Sunday 15 February 2004

I can feel the flames

It occurs to me I exist as contradictions.

Somehow that first line reminds me of a Pablo Neruda poem "It happens I am tired of being a man". It's probably just me that makes such a connection. I want to start reading more poetry though, I like how it affects my thoughts and my writing. I need to read more altogether. I love the feeling of being stimulated and lying awake at night wondering about the man from Porlock and what have you. I doubt that will mean much to anyone, but this is a preamble anyway.

The point was, contradictions.

I came here originally intending to write something like maybe it's the meds I'm on, but I actually feel okay with myself and with the world and so on. Not like fully okay, but on the scale of 1 to 10 that my irritating counsellor likes to make to get me to pin down feelings and thoughts, I'd have moved up a place or two.

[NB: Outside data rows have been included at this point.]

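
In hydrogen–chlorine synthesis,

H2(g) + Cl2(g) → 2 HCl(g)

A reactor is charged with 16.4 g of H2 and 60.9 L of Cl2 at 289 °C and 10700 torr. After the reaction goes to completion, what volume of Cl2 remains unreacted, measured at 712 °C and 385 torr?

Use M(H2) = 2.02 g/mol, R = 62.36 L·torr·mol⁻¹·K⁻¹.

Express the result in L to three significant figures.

1670 L

n(H2) = 16.4 / 2.02 = 8.119 mol
n(Cl2) = PV/RT = (10700 × 60.9) / (62.36 × 562.15) = 18.59 mol
For 8.119 mol H2, stoichiometry requires (1/1) × 8.119 = 8.119 mol Cl2; 18.59 mol is available, so H2 is limiting.
n(Cl2) consumed = (1/1) × 8.119 = 8.119 mol; remaining = 18.59 − 8.119 = 10.47 mol
V(Cl2) = nRT/P = 10.47 × 62.36 × 985.15 / 385 = 1671 L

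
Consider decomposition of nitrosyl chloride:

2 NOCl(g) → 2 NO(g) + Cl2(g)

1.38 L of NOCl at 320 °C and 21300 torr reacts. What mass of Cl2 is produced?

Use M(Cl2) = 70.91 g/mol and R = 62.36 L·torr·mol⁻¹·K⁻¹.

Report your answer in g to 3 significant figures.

28.2 g

n(NOCl) = PV/RT = (21300 × 1.38) / (62.36 × 593.15) = 0.7947 mol
n(Cl2) = (1/2) × 0.7947 = 0.3973 mol
m(Cl2) = 0.3973 × 70.91 = 28.17 g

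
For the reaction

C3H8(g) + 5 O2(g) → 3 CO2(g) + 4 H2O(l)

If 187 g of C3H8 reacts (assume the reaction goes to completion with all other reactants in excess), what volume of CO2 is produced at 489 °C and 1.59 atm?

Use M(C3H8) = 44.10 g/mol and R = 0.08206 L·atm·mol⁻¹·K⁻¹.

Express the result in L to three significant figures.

500 L

n(C3H8) = 187.0 / 44.10 = 4.240 mol
n(CO2) = (3/1) × 4.240 = 12.72 mol
V = nRT/P = 12.72 × 0.08206 × 762.15 / 1.59 = 500.3 L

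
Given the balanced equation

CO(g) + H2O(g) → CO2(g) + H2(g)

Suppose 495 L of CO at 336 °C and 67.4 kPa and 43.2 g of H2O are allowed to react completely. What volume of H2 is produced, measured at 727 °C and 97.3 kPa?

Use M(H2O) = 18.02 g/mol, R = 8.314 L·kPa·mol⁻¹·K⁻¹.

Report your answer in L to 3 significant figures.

n(CO) = PV/RT = (67.4 × 495) / (8.314 × 609.15) = 6.588 mol
n(H2O) = 43.2 / 18.02 = 2.397 mol
For 6.588 mol CO, stoichiometry requires (1/1) × 6.588 = 6.588 mol H2O; 2.397 mol is available, so H2O is limiting.
n(H2) = (1/1) × 2.397 = 2.397 mol
V(H2) = nRT/P = 2.397 × 8.314 × 1000.15 / 97.3 = 204.8 L

205 L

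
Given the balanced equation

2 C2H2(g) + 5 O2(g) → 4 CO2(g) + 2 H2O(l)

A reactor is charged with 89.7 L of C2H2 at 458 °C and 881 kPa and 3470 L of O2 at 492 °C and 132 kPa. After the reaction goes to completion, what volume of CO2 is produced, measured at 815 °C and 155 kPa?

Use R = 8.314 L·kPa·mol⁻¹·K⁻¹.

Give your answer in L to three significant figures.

1520 L

n(C2H2) = PV/RT = (881 × 89.7) / (8.314 × 731.15) = 13.00 mol
n(O2) = PV/RT = (132 × 3470) / (8.314 × 765.15) = 72.00 mol
For 13.00 mol C2H2, stoichiometry requires (5/2) × 13.00 = 32.50 mol O2; 72.00 mol is available, so C2H2 is limiting.
n(CO2) = (4/2) × 13.00 = 26.00 mol
V(CO2) = nRT/P = 26.00 × 8.314 × 1088.15 / 155 = 1518 L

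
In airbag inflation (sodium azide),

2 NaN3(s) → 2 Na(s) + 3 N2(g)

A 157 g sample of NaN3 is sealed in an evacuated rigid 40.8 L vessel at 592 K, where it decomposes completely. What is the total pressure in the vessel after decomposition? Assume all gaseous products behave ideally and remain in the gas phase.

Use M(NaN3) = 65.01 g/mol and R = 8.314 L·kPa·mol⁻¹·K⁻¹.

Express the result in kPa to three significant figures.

n(NaN3) = 157 / 65.01 = 2.415 mol
n(gas produced) = (3/2) × 2.415 = 3.623 mol
P = nRT/V = 3.623 × 8.314 × 592 / 40.8 = 437.1 kPa

437 kPa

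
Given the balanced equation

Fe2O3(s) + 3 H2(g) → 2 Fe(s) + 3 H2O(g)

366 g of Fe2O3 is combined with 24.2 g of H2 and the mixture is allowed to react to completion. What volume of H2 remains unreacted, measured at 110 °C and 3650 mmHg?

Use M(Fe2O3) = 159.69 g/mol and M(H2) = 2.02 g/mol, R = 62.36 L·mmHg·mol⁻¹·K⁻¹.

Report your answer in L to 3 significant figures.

n(Fe2O3) = 366 / 159.69 = 2.292 mol
n(H2) = 24.2 / 2.02 = 11.98 mol
For 2.292 mol Fe2O3, stoichiometry requires (3/1) × 2.292 = 6.876 mol H2; 11.98 mol is available, so Fe2O3 is limiting.
n(H2) consumed = (3/1) × 2.292 = 6.876 mol; remaining = 11.98 − 6.876 = 5.104 mol
V(H2) = nRT/P = 5.104 × 62.36 × 383.15 / 3650 = 33.41 L

33.4 L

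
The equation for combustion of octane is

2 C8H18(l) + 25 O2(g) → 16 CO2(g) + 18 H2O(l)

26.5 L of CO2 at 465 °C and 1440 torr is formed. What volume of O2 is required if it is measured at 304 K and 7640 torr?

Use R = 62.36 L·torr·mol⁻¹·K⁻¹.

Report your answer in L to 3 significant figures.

n(CO2) = PV/RT = (1440 × 26.5) / (62.36 × 738.15) = 0.8290 mol
n(O2) = (25/16) × 0.8290 = 1.295 mol
V = nRT/P = 1.295 × 62.36 × 304 / 7640 = 3.213 L

3.21 L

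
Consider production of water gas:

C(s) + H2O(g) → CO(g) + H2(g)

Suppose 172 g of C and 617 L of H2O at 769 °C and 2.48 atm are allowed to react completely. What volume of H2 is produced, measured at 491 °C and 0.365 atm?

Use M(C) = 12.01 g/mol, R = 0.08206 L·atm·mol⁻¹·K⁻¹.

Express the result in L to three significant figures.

2460 L

n(C) = 172 / 12.01 = 14.32 mol
n(H2O) = PV/RT = (2.48 × 617) / (0.08206 × 1042.15) = 17.89 mol
For 14.32 mol C, stoichiometry requires (1/1) × 14.32 = 14.32 mol H2O; 17.89 mol is available, so C is limiting.
n(H2) = (1/1) × 14.32 = 14.32 mol
V(H2) = nRT/P = 14.32 × 0.08206 × 764.15 / 0.365 = 2460 L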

And the thing is, I do feel like that. I want to do stuff -- like rock climb, and swim, and chase stories and write poetry (if I had any inspiration) and even paint, if I ever get around to it. I even find myself looking at watercolour paintbrushes to buy. The morning might be a different story, but right now that's how I describe my general feeling.

Which is good, right?

It would be, but while that is true I suddenly remember that I cut myself yesterday. It's not worth going into, it was a largely trivial chain of events and miscommunication -- but I felt like cutting myself, so I did. And last night, despite things being resolved and what have you, I still dreamed of suicide.

Last night I dreamed that I tried to burn myself alive.

I have never considered this idea for suicide -- and believe me, when I'm in one of my moods although I might not intend to hurt myself the various ways that I could do are explored in my head. I haven't once ever had the idea like I saw in my dream, where I set fire to a room around me so that I would have no way of escaping. I felt the flames burn me, although I think in the dream I changed my mind and I possibly somehow put out the flames.

The images and the feelings have stayed with me all day. Not feelings of wanting to hurt myself, but the feelings I felt in the dream, and I can almost feel the sensation of the fire on my skin again.

So that's how I mean. I feel more alive and wanting to engage in society and be active. Maybe not content or happy quite yet, but definitely with a certain kind of serenity and heading that way. But at the same time, I can take a pair of scissors to my own skin -- even if with the circumstances and position and whatever I managed little more than a slightly bloody scratch, and I can have vivid dreams of voluntarily burning myself alive.

I'm going to go do something offline now, or else I will dwell on these thoughts which would be a bad thing before sleep.